Maybe this has already been posted, but I got this idemp fix off of github and I tried it yesterday. it worked great.

It takes a I1, R1, and R2(optional) file and splits them into individual samples. It works with either the gunzipped or text fastq files. the output was in the gunzip format, but that’s easy to remedy.
It also requires a “barcodes” file, but it’s simple to make if you have a QIIME mapping file. Similar to an “oligos” file It’s just a tab separated text file in the following format:

Barcodes Sampleid

ATGT… Sample1
GTAC… Sample2

etc…

The staff who did my sequencing at Argonne NL sent me this link.
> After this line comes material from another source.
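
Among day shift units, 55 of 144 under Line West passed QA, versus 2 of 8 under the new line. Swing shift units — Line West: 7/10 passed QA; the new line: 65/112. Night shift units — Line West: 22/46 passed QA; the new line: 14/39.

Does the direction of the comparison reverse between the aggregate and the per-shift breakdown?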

Just in case anyone comes across this thread like I did and wonders whether Pat’s advice from 2014 still applies, it does. Worked like a charm for me.

Cheers,
Beth

Did anyone solve this issue, because I am experiencing the same problem still.
Thanks!

I am also struggling with this, as I am trying (and failing) to help a couple people demultiplex their data using mothur. Some practical advice from the experts would be greatly appreciated.

To be specific, I would like to go from the _R1.fastq, _R2.fastq and _I1.fastq to demultiplexed fastq files for the forward/reverse reads, eg. _SamA_R1.fastq, _SamA_R2.fastq, _SamB_R1.fastq, _SamB_R2.fastq, … without merging the reads.

This is doable using other tools (eg. QIIME/idemp) but I would love to be able to provide a clear workflow to folks who prefer mothur.

Have you followed the instructions from earlier in the thread? What are you still not able to do?